The pyterrier-anserini package supports accessing these through Artifact.from_url()
by using the "anserini:" URL prefix. For instance, to load the msmarco-v1-passage index from Anserini, run:
>>> index = AnseriniIndex.from_url("anserini:msmarco-v1-passage")
Downloading index at https://rgw.cs.uwaterloo.ca/pyserini/indexes/lucene/lucene-inverted.msmarco-v1-passage.20221004.252b5e.tar.gz...
You can find a list of available indexes here.
Note that you can also load indexes from HuggingFace and share ones you’ve built through the Artifact API:
>>> index = AnseriniIndex.from_hf('macavaney/msmarco-passage.anserini')
>>> my_index.to_hf('username/my_index.anserini')
Google Search Syntax (GSS)¶
Queries can be executed using a subset of Google Search’s Syntax by providing queries in the query_gss field.

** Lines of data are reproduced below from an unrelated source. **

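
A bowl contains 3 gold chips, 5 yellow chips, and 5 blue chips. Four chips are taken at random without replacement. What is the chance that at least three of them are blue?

17/143

Sum the hypergeometric tail for j = 3,…,4 blue chips.
Favorable = C(5,3)·C(8,1) + C(5,4)·C(8,0) = 85; total = C(13,4) = 715.
P = 85/715 = 17/143 ≈ 0.1189.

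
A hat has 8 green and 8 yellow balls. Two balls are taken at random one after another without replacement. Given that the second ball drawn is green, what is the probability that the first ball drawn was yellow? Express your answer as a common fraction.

P(first=yellow and the second ball drawn is green) = (8/16)·(8/15) = 4/15.
P(the second ball drawn is green) = Σ over first color = 7/30 + 4/15 = 1/2.
By Bayes, P(first=yellow | the second ball drawn is green) = 4/15 / 1/2 = 8/15 ≈ 0.5333.

8/15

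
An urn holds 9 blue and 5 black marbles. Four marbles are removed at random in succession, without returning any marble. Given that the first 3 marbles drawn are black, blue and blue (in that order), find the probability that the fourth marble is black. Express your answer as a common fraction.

After removing 2 blue, 1 black, the urn has 4 black out of 11 remaining.
P(fourth is black | given) = 4/11 ≈ 0.3636.

4/11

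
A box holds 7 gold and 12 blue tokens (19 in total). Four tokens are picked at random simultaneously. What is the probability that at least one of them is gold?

1127/1292

Use the complement: P(at least one gold) = 1 − P(no gold).
P(none) = C(12,4)/C(19,4) = 495/3876.
So P = 1 − 495/3876 = 1127/1292 ≈ 0.8723.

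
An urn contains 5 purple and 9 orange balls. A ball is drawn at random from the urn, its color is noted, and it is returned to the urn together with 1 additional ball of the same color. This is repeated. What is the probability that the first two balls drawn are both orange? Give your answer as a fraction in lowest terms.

3/7

After a orange draw the urn holds 10 orange out of 15.
P = (9/14)·(10/15) = 3/7 ≈ 0.4286.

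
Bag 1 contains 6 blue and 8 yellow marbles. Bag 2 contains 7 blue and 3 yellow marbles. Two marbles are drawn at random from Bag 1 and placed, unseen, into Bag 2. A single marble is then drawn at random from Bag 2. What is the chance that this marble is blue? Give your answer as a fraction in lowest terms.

Condition on how many of the transferred marbles are blue (from Bag 1: 6 blue of 14; then Bag 2 has 12 total).
  0 blue: C(6,0)C(8,2)/C(14,2) = 4/13; then P = 7/12
  1 blue: C(6,1)C(8,1)/C(14,2) = 48/91; then P = 8/12
  2 blue: C(6,2)C(8,0)/C(14,2) = 15/91; then P = 9/12
P(blue from Bag 2) = 55/84 ≈ 0.6548.

55/84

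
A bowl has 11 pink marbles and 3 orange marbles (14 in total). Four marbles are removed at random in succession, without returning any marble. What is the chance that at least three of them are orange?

Sum the hypergeometric tail for j = 3,…,3 orange marbles.
Favorable = C(3,3)·C(11,1) = 11; total = C(14,4) = 1001.
P = 11/1001 = 1/91 ≈ 0.0110.

1/91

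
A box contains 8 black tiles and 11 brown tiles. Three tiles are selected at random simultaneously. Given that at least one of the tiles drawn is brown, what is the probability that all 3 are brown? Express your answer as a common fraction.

15/83

P(all 3 brown) = C(11,3)/C(19,3) = 55/323; P(at least one brown) = 1 − C(8,3)/C(19,3) = 913/969.
Since 'all 3 brown' ⊆ 'at least one brown', P(all 3 | at least one) = 55/323 / 913/969 = 15/83 ≈ 0.1807.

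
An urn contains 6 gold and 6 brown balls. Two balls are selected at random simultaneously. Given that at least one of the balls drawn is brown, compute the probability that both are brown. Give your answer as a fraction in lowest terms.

5/17

P(both brown) = C(6,2)/C(12,2) = 5/22; P(at least one brown) = 1 − C(6,2)/C(12,2) = 17/22.
Since 'both brown' ⊆ 'at least one brown', P(both | at least one) = 5/22 / 17/22 = 5/17 ≈ 0.2941.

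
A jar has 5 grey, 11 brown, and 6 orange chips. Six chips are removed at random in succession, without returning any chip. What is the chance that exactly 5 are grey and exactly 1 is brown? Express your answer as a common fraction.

Unordered draws without replacement: count favorable combinations over C(22,6).
Favorable = C(5,5) · C(11,1) · C(6,0) = 11; total = C(22,6) = 74613.
P = 11/74613 = 1/6783 ≈ 0.0001.

1/6783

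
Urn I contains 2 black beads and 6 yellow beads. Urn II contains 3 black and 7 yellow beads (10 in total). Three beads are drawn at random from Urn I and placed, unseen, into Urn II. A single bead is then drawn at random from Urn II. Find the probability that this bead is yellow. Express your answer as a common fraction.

37/52

Condition on how many of the transferred beads are yellow (from Urn I: 6 yellow of 8; then Urn II has 13 total).
  1 yellow: C(6,1)C(2,2)/C(8,3) = 3/28; then P = 8/13
  2 yellow: C(6,2)C(2,1)/C(8,3) = 15/28; then P = 9/13
  3 yellow: C(6,3)C(2,0)/C(8,3) = 5/14; then P = 10/13
P(yellow from Urn II) = 37/52 ≈ 0.7115.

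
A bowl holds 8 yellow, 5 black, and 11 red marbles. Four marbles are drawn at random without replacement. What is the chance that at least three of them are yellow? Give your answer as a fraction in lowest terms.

1/11

Sum the hypergeometric tail for j = 3,…,4 yellow marbles.
Favorable = C(8,3)·C(16,1) + C(8,4)·C(16,0) = 966; total = C(24,4) = 10626.
P = 966/10626 = 1/11 ≈ 0.0909.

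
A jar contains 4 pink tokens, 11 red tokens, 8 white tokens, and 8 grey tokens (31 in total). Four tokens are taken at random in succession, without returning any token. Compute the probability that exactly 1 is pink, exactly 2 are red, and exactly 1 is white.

Unordered draws without replacement: count favorable combinations over C(31,4).
Favorable = C(4,1) · C(11,2) · C(8,1) · C(8,0) = 1760; total = C(31,4) = 31465.
P = 1760/31465 = 352/6293 ≈ 0.0559.

352/6293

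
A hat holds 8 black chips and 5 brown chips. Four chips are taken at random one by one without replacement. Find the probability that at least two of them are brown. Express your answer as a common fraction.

73/143

Sum the hypergeometric tail for j = 2,…,4 brown chips.
Favorable = C(5,2)·C(8,2) + C(5,3)·C(8,1) + C(5,4)·C(8,0) = 365; total = C(13,4) = 715.
P = 365/715 = 73/143 ≈ 0.5105.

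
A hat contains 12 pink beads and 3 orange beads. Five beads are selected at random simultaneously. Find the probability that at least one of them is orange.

67/91

Use the complement: P(at least one orange) = 1 − P(no orange).
P(none) = C(12,5)/C(15,5) = 792/3003.
So P = 1 − 792/3003 = 67/91 ≈ 0.7363.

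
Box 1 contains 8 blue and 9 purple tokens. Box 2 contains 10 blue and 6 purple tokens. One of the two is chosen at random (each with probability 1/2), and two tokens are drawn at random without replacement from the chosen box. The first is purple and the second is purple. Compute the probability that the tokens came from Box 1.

P(E | Box 1) = 9/34; P(E | Box 2) = 1/8.
P(E) = 1/2·9/34 + 1/2·1/8 = 53/272.
By Bayes' rule, P(Box 1 | E) = 9/68 / 53/272 = 36/53 ≈ 0.6792.

36/53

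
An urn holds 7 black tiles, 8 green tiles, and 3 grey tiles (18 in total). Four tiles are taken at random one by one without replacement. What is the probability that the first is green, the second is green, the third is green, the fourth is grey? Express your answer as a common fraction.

7/510

Multiply the conditional probability of each draw in order, without replacement, so each draw removes one from its color and from the total.
P = (8/18) · (7/17) · (6/16) · (3/15) = 7/510 ≈ 0.0137.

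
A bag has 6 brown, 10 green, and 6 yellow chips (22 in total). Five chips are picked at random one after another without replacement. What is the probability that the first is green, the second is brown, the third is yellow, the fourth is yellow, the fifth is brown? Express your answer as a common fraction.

25/8778

Multiply the conditional probability of each draw in order, without replacement, so each draw removes one from its color and from the total.
P = (10/22) · (6/21) · (6/20) · (5/19) · (5/18) = 25/8778 ≈ 0.0028.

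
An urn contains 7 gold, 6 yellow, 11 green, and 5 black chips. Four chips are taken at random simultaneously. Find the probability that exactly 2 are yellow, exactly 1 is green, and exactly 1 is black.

275/7917

Unordered draws without replacement: count favorable combinations over C(29,4).
Favorable = C(7,0) · C(6,2) · C(11,1) · C(5,1) = 825; total = C(29,4) = 23751.
P = 825/23751 = 275/7917 ≈ 0.0347.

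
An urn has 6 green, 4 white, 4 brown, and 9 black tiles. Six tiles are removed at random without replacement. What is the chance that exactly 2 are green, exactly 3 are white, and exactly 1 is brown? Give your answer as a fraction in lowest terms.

80/33649

Unordered draws without replacement: count favorable combinations over C(23,6).
Favorable = C(6,2) · C(4,3) · C(4,1) · C(9,0) = 240; total = C(23,6) = 100947.
P = 240/100947 = 80/33649 ≈ 0.0024.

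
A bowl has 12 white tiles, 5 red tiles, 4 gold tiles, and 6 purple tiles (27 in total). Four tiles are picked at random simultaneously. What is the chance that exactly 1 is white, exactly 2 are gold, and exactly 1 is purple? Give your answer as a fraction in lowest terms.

Unordered draws without replacement: count favorable combinations over C(27,4).
Favorable = C(12,1) · C(5,0) · C(4,2) · C(6,1) = 432; total = C(27,4) = 17550.
P = 432/17550 = 8/325 ≈ 0.0246.

8/325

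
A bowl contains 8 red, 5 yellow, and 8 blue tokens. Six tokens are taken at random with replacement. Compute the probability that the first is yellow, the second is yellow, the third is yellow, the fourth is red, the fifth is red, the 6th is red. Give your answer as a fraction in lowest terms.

Multiply the conditional probability of each draw in order, with replacement (the composition resets each draw).
P = (5/21) · (5/21) · (5/21) · (8/21) · (8/21) · (8/21) = 64000/85766121 ≈ 0.0007.

64000/85766121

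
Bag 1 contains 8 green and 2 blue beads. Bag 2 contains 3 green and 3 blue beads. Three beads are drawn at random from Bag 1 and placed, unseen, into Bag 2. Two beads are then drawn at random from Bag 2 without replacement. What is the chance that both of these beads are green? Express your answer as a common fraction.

181/540

Condition on how many of the transferred beads are green (from Bag 1: 8 green of 10; then Bag 2 has 9 total).
  1 green: C(8,1)C(2,2)/C(10,3) = 1/15; then P = C(4,2)/C(9,2) = 1/6
  2 green: C(8,2)C(2,1)/C(10,3) = 7/15; then P = C(5,2)/C(9,2) = 5/18
  3 green: C(8,3)C(2,0)/C(10,3) = 7/15; then P = C(6,2)/C(9,2) = 5/12
P(both green) = 181/540 ≈ 0.3352.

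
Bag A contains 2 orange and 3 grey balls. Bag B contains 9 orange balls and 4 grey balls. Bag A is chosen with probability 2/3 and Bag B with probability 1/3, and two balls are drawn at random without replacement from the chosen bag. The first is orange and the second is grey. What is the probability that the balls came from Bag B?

P(E | Bag A) = 3/10; P(E | Bag B) = 3/13.
P(E) = 2/3·3/10 + 1/3·3/13 = 18/65.
By Bayes' rule, P(Bag B | E) = 1/13 / 18/65 = 5/18 ≈ 0.2778.

5/18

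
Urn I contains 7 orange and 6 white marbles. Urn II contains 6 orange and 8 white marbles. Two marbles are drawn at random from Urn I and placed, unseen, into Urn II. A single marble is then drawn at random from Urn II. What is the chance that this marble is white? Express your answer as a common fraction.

Condition on how many of the transferred marbles are white (from Urn I: 6 white of 13; then Urn II has 16 total).
  0 white: C(6,0)C(7,2)/C(13,2) = 7/26; then P = 8/16
  1 white: C(6,1)C(7,1)/C(13,2) = 7/13; then P = 9/16
  2 white: C(6,2)C(7,0)/C(13,2) = 5/26; then P = 10/16
P(white from Urn II) = 29/52 ≈ 0.5577.

29/52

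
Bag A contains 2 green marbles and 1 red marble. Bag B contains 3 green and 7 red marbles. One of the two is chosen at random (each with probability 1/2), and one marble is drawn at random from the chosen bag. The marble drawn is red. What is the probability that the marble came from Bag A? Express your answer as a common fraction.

P(red | Bag A) = 1/3; P(red | Bag B) = 7/10.
P(red) = 1/2·1/3 + 1/2·7/10 = 31/60.
By Bayes' rule, P(Bag A | red) = 1/6 / 31/60 = 10/31 ≈ 0.3226.

10/31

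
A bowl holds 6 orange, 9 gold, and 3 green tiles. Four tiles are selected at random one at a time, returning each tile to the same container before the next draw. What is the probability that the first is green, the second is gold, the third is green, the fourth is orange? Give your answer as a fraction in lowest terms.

1/216

Multiply the conditional probability of each draw in order, with replacement (the composition resets each draw).
P = (3/18) · (9/18) · (3/18) · (6/18) = 1/216 ≈ 0.0046.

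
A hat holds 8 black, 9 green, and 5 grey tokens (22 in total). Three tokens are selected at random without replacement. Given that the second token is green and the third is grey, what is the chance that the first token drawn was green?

2/5

P(first=green and the second token is green and the third is grey) = (9/22)·(8/21)·(5/20) = 3/77.
P(E) = Σ over first color = 3/77 + 3/77 + 3/154 = 15/154.
By Bayes, P(first=green | E) = 3/77 / 15/154 = 2/5 ≈ 0.4000.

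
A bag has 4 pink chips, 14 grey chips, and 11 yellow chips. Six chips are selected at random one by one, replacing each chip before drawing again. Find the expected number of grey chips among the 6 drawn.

84/29

By linearity of expectation, E[X] = Σ P(draw i is grey); each independent draw has P(grey) = 14/29.
E[X] = 6 · 14/29 = 84/29 ≈ 2.8966.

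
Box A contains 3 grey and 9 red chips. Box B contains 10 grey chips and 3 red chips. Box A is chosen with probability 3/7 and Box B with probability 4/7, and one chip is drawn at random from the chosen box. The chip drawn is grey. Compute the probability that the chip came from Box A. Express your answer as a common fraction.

39/199

P(grey | Box A) = 1/4; P(grey | Box B) = 10/13.
P(grey) = 3/7·1/4 + 4/7·10/13 = 199/364.
By Bayes' rule, P(Box A | grey) = 3/28 / 199/364 = 39/199 ≈ 0.1960.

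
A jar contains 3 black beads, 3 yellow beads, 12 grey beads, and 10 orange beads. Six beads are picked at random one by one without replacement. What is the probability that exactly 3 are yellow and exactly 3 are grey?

Unordered draws without replacement: count favorable combinations over C(28,6).
Favorable = C(3,0) · C(3,3) · C(12,3) · C(10,0) = 220; total = C(28,6) = 376740.
P = 220/376740 = 11/18837 ≈ 0.0006.

11/18837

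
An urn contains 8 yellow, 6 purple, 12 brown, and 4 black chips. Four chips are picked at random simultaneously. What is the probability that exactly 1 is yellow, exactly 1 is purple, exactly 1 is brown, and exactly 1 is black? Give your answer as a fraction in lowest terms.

256/3045

Unordered draws without replacement: count favorable combinations over C(30,4).
Favorable = C(8,1) · C(6,1) · C(12,1) · C(4,1) = 2304; total = C(30,4) = 27405.
P = 2304/27405 = 256/3045 ≈ 0.0841.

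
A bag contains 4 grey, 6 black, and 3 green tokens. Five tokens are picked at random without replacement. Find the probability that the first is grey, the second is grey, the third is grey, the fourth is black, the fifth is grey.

2/2145

Multiply the conditional probability of each draw in order, without replacement, so each draw removes one from its color and from the total.
P = (4/13) · (3/12) · (2/11) · (6/10) · (1/9) = 2/2145 ≈ 0.0009.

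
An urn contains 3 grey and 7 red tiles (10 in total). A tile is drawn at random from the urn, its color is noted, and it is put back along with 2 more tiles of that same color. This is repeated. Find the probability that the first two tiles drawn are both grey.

After a grey draw the urn holds 5 grey out of 12.
P = (3/10)·(5/12) = 1/8 ≈ 0.1250.

1/8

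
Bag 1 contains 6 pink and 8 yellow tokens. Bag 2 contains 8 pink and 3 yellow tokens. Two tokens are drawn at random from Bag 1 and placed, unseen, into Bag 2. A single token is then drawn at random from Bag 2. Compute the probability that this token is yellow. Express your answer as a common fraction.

29/91

Condition on how many of the transferred tokens are yellow (from Bag 1: 8 yellow of 14; then Bag 2 has 13 total).
  0 yellow: C(8,0)C(6,2)/C(14,2) = 15/91; then P = 3/13
  1 yellow: C(8,1)C(6,1)/C(14,2) = 48/91; then P = 4/13
  2 yellow: C(8,2)C(6,0)/C(14,2) = 4/13; then P = 5/13
P(yellow from Bag 2) = 29/91 ≈ 0.3187.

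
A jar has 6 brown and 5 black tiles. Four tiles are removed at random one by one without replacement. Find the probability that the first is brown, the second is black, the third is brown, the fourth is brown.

5/66

Multiply the conditional probability of each draw in order, without replacement, so each draw removes one from its color and from the total.
P = (6/11) · (5/10) · (5/9) · (4/8) = 5/66 ≈ 0.0758.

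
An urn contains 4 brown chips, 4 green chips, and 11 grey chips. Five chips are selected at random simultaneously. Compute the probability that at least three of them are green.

145/3876

Sum the hypergeometric tail for j = 3,…,4 green chips.
Favorable = C(4,3)·C(15,2) + C(4,4)·C(15,1) = 435; total = C(19,5) = 11628.
P = 435/11628 = 145/3876 ≈ 0.0374.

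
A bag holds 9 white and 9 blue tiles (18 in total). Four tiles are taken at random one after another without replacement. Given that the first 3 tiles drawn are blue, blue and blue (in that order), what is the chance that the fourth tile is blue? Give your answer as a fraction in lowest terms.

After removing 3 blue, the bag has 6 blue out of 15 remaining.
P(fourth is blue | given) = 6/15 = 2/5 ≈ 0.4000.

2/5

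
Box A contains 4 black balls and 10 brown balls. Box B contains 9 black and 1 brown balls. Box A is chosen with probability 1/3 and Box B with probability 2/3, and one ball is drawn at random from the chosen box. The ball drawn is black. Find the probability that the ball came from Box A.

P(black | Box A) = 2/7; P(black | Box B) = 9/10.
P(black) = 1/3·2/7 + 2/3·9/10 = 73/105.
By Bayes' rule, P(Box A | black) = 2/21 / 73/105 = 10/73 ≈ 0.1370.

10/73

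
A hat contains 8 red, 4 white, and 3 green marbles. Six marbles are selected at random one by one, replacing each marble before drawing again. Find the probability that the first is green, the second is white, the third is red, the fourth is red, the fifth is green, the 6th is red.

2048/1265625

Multiply the conditional probability of each draw in order, with replacement (the composition resets each draw).
P = (3/15) · (4/15) · (8/15) · (8/15) · (3/15) · (8/15) = 2048/1265625 ≈ 0.0016.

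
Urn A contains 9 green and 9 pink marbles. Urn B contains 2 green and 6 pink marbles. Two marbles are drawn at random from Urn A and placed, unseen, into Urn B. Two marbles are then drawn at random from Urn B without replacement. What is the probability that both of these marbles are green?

Condition on how many of the transferred marbles are green (from Urn A: 9 green of 18; then Urn B has 10 total).
  0 green: C(9,0)C(9,2)/C(18,2) = 4/17; then P = C(2,2)/C(10,2) = 1/45
  1 green: C(9,1)C(9,1)/C(18,2) = 9/17; then P = C(3,2)/C(10,2) = 1/15
  2 green: C(9,2)C(9,0)/C(18,2) = 4/17; then P = C(4,2)/C(10,2) = 2/15
P(both green) = 11/153 ≈ 0.0719.

11/153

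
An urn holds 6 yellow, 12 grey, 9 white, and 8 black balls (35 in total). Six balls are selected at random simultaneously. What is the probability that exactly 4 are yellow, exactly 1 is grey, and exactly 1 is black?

Unordered draws without replacement: count favorable combinations over C(35,6).
Favorable = C(6,4) · C(12,1) · C(9,0) · C(8,1) = 1440; total = C(35,6) = 1623160.
P = 1440/1623160 = 36/40579 ≈ 0.0009.

36/40579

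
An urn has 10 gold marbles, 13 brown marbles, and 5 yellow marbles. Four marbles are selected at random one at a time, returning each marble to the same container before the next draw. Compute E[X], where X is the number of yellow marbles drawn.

5/7

By linearity of expectation, E[X] = Σ P(draw i is yellow); each independent draw has P(yellow) = 5/28.
E[X] = 4 · 5/28 = 5/7 ≈ 0.7143.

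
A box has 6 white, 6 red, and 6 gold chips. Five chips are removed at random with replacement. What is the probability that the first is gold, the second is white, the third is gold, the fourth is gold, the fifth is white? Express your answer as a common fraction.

Multiply the conditional probability of each draw in order, with replacement (the composition resets each draw).
P = (6/18) · (6/18) · (6/18) · (6/18) · (6/18) = 1/243 ≈ 0.0041.

1/243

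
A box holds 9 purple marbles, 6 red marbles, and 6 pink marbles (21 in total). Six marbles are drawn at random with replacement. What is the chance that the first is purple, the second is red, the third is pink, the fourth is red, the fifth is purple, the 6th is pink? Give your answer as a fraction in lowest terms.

144/117649

Multiply the conditional probability of each draw in order, with replacement (the composition resets each draw).
P = (9/21) · (6/21) · (6/21) · (6/21) · (9/21) · (6/21) = 144/117649 ≈ 0.0012.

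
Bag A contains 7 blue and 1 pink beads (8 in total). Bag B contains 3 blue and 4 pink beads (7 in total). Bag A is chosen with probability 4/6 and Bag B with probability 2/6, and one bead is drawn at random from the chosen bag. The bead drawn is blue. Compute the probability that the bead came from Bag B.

P(blue | Bag A) = 7/8; P(blue | Bag B) = 3/7.
P(blue) = 2/3·7/8 + 1/3·3/7 = 61/84.
By Bayes' rule, P(Bag B | blue) = 1/7 / 61/84 = 12/61 ≈ 0.1967.

12/61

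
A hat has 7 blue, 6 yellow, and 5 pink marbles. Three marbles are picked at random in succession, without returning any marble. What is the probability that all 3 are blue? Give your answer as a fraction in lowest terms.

Unordered draws without replacement: count favorable combinations over C(18,3).
Favorable = C(7,3) · C(6,0) · C(5,0) = 35; total = C(18,3) = 816.
P = 35/816 = 35/816 ≈ 0.0429.

35/816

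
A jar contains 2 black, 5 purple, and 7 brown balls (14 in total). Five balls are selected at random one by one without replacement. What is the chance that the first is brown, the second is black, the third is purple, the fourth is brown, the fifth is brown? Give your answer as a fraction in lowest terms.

5/572

Multiply the conditional probability of each draw in order, without replacement, so each draw removes one from its color and from the total.
P = (7/14) · (2/13) · (5/12) · (6/11) · (5/10) = 5/572 ≈ 0.0087.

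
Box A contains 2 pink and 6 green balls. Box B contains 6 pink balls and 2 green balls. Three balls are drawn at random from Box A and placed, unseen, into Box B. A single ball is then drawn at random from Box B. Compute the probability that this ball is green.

Condition on how many of the transferred balls are green (from Box A: 6 green of 8; then Box B has 11 total).
  1 green: C(6,1)C(2,2)/C(8,3) = 3/28; then P = 3/11
  2 green: C(6,2)C(2,1)/C(8,3) = 15/28; then P = 4/11
  3 green: C(6,3)C(2,0)/C(8,3) = 5/14; then P = 5/11
P(green from Box B) = 17/44 ≈ 0.3864.

17/44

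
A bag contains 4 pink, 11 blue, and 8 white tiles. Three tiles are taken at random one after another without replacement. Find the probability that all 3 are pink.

4/1771

Unordered draws without replacement: count favorable combinations over C(23,3).
Favorable = C(4,3) · C(11,0) · C(8,0) = 4; total = C(23,3) = 1771.
P = 4/1771 = 4/1771 ≈ 0.0023.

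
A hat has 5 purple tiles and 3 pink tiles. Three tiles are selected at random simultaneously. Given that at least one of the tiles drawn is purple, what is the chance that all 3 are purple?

P(all 3 purple) = C(5,3)/C(8,3) = 5/28; P(at least one purple) = 1 − C(3,3)/C(8,3) = 55/56.
Since 'all 3 purple' ⊆ 'at least one purple', P(all 3 | at least one) = 5/28 / 55/56 = 2/11 ≈ 0.1818.

2/11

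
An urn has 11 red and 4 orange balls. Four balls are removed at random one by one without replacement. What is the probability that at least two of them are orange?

Sum the hypergeometric tail for j = 2,…,4 orange balls.
Favorable = C(4,2)·C(11,2) + C(4,3)·C(11,1) + C(4,4)·C(11,0) = 375; total = C(15,4) = 1365.
P = 375/1365 = 25/91 ≈ 0.2747.

25/91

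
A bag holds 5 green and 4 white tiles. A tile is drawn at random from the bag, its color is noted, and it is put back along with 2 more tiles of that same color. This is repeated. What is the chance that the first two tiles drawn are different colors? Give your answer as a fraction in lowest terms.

40/99

Either white then green, or green then white; after the first draw the total is 11.
P = (4/9)·(5/11) + (5/9)·(4/11) = 40/99 ≈ 0.4040.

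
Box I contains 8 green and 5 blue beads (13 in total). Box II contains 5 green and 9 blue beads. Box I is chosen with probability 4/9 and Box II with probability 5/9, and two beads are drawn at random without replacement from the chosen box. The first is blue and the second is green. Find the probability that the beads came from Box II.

P(E | Box I) = 10/39; P(E | Box II) = 45/182.
P(E) = 4/9·10/39 + 5/9·45/182 = 95/378.
By Bayes' rule, P(Box II | E) = 25/182 / 95/378 = 135/247 ≈ 0.5466.

135/247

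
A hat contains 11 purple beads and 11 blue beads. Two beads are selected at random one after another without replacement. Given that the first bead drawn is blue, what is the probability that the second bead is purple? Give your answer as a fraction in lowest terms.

After removing 1 blue, the hat has 11 purple out of 21 remaining.
P(second is purple | given) = 11/21 ≈ 0.5238.

11/21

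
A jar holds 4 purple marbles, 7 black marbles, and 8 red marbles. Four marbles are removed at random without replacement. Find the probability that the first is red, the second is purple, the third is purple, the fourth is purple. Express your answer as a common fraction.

Multiply the conditional probability of each draw in order, without replacement, so each draw removes one from its color and from the total.
P = (8/19) · (4/18) · (3/17) · (2/16) = 2/969 ≈ 0.0021.

2/969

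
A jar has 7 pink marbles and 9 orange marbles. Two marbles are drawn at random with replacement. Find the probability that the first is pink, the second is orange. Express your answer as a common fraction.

63/256

Multiply the conditional probability of each draw in order, with replacement (the composition resets each draw).
P = (7/16) · (9/16) = 63/256 ≈ 0.2461.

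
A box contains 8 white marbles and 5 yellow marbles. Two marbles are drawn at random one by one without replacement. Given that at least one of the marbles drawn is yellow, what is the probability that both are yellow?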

The index must be built with positions stored in order to use phrase matching.
Example:
index = AnseriniIndex('path/to/index')
retriever = index.bm25()
retriever(pd.DataFrame([
{'qid': '0', 'query_gss': '"hello world"'}, # must match phrase "hello world"
{'qid': '1', 'query_gss': 'hello "world"'}, # must include "world"
{'qid': '2', 'query_gss': 'hello world -universe'}, # must NOT include "universe"
]))
- The supported syntax rules are:
Phrase match: Enclose a sequence of words in double quotes to match the exact phrase. For example,
"hello world"will boost documents containing the exact phrase “hello world”.Required term: Enclose a single word in double quotes to indicate that it will be boosted.
Prohibited term: Prefix a single word with a minus sign to indicate that it must not be present in the matching documents. These are ignored when scoring.